Research interests

The subject of my work has changed a good deal over the past ten years or so, although the methods employed have had common threads: analytic narrative (in the Avner Greif tradition), quantitative history, and institutional economics.

My M.Sc. thesis examined British post-war merger control, and the 1960s merger wave. I was particularly interested in the politics of competition policy: how decision-makers could overcome vocal current interests threatened by competition when those who would benefit - consumers, future producers and future employees - were less organised and less visible. Asymmetric perception of gains and losses is a well-known cognitive bias at the individual level, while asymmetries in interest group formation and representation also deter beneficial change. Governments recurrently struggle with these problems even when they wish to engineer such change. But in many cases their electoral interests are to maintain the status quo. This is why policy history is so interesting.

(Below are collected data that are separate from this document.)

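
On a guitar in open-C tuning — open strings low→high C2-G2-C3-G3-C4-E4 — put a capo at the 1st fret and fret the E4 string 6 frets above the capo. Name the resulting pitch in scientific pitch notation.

B4

The capo raises the open E4 by 1 semitone to F4; fretting 6 more gives E4 + 1 + 6 = E4 + 7 semitones = B4.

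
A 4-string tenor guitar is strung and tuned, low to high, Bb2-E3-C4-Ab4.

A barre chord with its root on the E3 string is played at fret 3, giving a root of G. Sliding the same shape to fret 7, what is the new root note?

B

Moving from fret 3 to fret 7 shifts the root by 4 semitones.
G up 4 semitones is B.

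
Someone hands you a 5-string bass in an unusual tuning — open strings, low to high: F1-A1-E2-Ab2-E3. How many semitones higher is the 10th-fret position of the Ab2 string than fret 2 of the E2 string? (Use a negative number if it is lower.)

Ab2 at fret 10 → Gb3 (MIDI 54); E2 at fret 2 → Gb2 (MIDI 42).
54 − 42 = 12, so the two pitches are 12 semitones apart.

12 semitones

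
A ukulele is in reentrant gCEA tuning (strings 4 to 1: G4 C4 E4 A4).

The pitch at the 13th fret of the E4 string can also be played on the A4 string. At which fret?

8

Fret 13 on E4 is MIDI 64 + 13 = 77 (F5). On the A4 string (open MIDI 69), that pitch is 77 − 69 = fret 8.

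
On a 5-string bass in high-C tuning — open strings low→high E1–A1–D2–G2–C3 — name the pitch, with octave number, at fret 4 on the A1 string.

Each fret is one semitone, so A1 + 4 = C#2.

C#2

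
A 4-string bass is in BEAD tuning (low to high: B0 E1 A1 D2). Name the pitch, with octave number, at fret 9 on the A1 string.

Each fret is one semitone, so A1 + 9 = F♯2.
(Equivalently spelled G♭2.)

F♯2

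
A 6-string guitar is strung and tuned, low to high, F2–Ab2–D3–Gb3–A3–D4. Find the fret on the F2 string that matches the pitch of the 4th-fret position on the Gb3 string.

17

Gb3 at fret 4 is Gb3 + 4 semitones = Bb3.
The open F2 string is 13 semitones below the open Gb3, so the same pitch on the F2 string lies at fret 4 + 13 = 17.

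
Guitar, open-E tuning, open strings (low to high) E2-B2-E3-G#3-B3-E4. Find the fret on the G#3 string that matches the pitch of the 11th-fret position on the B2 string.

2

B2 at fret 11 is B2 + 11 semitones = A#3.
The open G#3 string is 9 semitones above the open B2, so the same pitch on the G#3 string lies at fret 11 − 9 = 2.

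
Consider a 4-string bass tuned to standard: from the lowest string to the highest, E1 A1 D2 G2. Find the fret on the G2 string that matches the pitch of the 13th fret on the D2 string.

8

Fret 13 on D2 is MIDI 38 + 13 = 51 (D♯3). On the G2 string (open MIDI 43), that pitch is 51 − 43 = fret 8.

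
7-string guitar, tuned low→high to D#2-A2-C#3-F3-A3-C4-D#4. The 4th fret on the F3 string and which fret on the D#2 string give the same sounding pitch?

18

Fret 4 on F3 is MIDI 53 + 4 = 57 (A3). On the D#2 string (open MIDI 39), that pitch is 57 − 39 = fret 18.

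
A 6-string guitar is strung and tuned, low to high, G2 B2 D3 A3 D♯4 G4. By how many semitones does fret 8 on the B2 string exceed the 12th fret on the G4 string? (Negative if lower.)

B2 at fret 8 → G3 (MIDI 55); G4 at fret 12 → G5 (MIDI 79).
55 − 79 = -24, so the two pitches are 24 semitones apart.

-24 semitones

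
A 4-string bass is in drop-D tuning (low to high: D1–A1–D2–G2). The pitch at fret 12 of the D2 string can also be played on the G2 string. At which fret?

Fret 12 on D2 is MIDI 38 + 12 = 50 (D3). On the G2 string (open MIDI 43), that pitch is 50 − 43 = fret 7.

7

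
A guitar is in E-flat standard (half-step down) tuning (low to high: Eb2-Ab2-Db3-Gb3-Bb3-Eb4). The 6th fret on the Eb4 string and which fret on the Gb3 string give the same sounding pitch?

Eb4 at fret 6 is Eb4 + 6 semitones = A4.
The open Gb3 string is 9 semitones below the open Eb4, so the same pitch on the Gb3 string lies at fret 6 + 9 = 15.

15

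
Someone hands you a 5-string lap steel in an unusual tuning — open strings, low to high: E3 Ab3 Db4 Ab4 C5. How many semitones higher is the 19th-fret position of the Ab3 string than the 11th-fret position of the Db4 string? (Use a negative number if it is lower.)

3 semitones

Ab3 at fret 19 → Eb5 (MIDI 75); Db4 at fret 11 → C5 (MIDI 72).
75 − 72 = 3, so the two pitches are 3 semitones apart.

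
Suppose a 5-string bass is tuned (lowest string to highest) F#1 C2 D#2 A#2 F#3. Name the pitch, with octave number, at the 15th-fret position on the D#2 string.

Each fret is one semitone, so D#2 + 15 = F#3.

F#3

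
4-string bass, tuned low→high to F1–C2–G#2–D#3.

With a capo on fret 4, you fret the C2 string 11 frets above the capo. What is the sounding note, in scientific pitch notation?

D#3

The capo raises the open C2 by 4 semitones to E2; fretting 11 more gives C2 + 4 + 11 = C2 + 15 semitones = D#3.
(Also written Eb.)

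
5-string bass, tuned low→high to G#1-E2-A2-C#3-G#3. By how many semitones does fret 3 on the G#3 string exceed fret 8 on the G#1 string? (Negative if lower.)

19 semitones

G#3 at fret 3 → B3 (MIDI 59); G#1 at fret 8 → E2 (MIDI 40).
59 − 40 = 19, so the two pitches are 19 semitones apart.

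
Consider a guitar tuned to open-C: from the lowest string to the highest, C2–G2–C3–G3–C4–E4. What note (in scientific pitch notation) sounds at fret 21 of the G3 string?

Each fret is one semitone, so G3 + 21 = E5.

E5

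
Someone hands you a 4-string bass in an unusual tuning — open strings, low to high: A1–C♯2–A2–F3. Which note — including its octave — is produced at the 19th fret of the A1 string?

E3

A1 is MIDI 33. Adding 19 gives 52, which is E3.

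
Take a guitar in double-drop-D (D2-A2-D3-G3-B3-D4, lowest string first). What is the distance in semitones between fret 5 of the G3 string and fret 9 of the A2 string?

G3 at fret 5 → C4 (MIDI 60); A2 at fret 9 → F#3 (MIDI 54).
60 − 54 = 6, so the two pitches are 6 semitones apart, with C4 the higher.

6 semitones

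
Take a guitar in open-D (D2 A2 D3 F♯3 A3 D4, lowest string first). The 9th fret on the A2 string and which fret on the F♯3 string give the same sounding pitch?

A2 at fret 9 is A2 + 9 semitones = F♯3.
The open F♯3 string is 9 semitones above the open A2, so the same pitch on the F♯3 string lies at fret 9 − 9 = 0.

0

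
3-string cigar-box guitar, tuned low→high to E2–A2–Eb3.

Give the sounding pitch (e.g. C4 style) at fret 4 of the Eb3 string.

G3

The open Eb3 string plus 4 semitones: Eb–E–F–Gb–G.
No B→C boundary is crossed, so the octave stays at 3.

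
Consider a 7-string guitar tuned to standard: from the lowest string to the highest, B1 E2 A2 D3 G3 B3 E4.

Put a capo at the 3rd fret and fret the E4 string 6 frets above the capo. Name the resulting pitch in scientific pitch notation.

The capo raises the open E4 by 3 semitones to G4; fretting 6 more gives E4 + 3 + 6 = E4 + 9 semitones = C♯5.

C♯5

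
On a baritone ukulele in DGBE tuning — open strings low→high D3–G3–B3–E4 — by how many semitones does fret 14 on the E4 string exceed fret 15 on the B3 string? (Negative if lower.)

E4 at fret 14 → F#5 (MIDI 78); B3 at fret 15 → D5 (MIDI 74).
78 − 74 = 4, so the two pitches are 4 semitones apart.

4 semitones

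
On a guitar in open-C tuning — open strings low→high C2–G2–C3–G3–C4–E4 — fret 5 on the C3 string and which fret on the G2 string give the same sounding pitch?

Fret 5 on C3 is MIDI 48 + 5 = 53 (F3). On the G2 string (open MIDI 43), that pitch is 53 − 43 = fret 10.

10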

My D.Phil. thesis examined the rise of opera in Britain from the late-Victorian period until 1970. Alongside an assessment of the regulation and funding of major opera companies, I looked at cross-national data on composers and composed works. This was to assess why Britain was comparatively ohne musik in the 1700s and 1800s, but appeared to catch up during the twentieth century.

I also worked as a research assistant for Avner Offer, who was completing a major work on economic growth and well-being, the Challenge of Affluence (OUP, 2006). As part of this I audited the M.Phil. course on well-being, and was fortunate to become familiar with the field before the 'happiness agenda' took off in policy circles.

I then worked on the economics of land use regulation, and retail policy, for the second Barker Review. At that time I also attended the Whitehall Well-being Working Group. I subsequently relocated to Manchester and continued research in urban policy, and in innovation and the retail sector, for the Work Foundation.

I began a post in Manchester in 2008 on the quantitative study of religion in society - an extremely stimulating field which overlaps the study of social capital, immigration and demography. The economics of religion is an adjacent field which in turn has much in common with cultural economics. There has been much to learn - it's very rewarding.

I have also sought to build skills in quantitative methods from those provided by the M.Sc. While at HMT I took a course in econometrics via STATA hosted at City University. Since I began this post, I've followed up with courses here and at Lancaster on Spatial Regression Analysis, Data Reduction and Classification, Demographic Concepts and Methods, Multi-level Modelling, Event History Analysis, Social Network Analysis, and the R programming language.

Work-related projects are focused on quantitative analysis of religiosity and socio-political attitudes, the drivers of New Religious Movements, and intergenerational transmission of religiosity in historical perspective.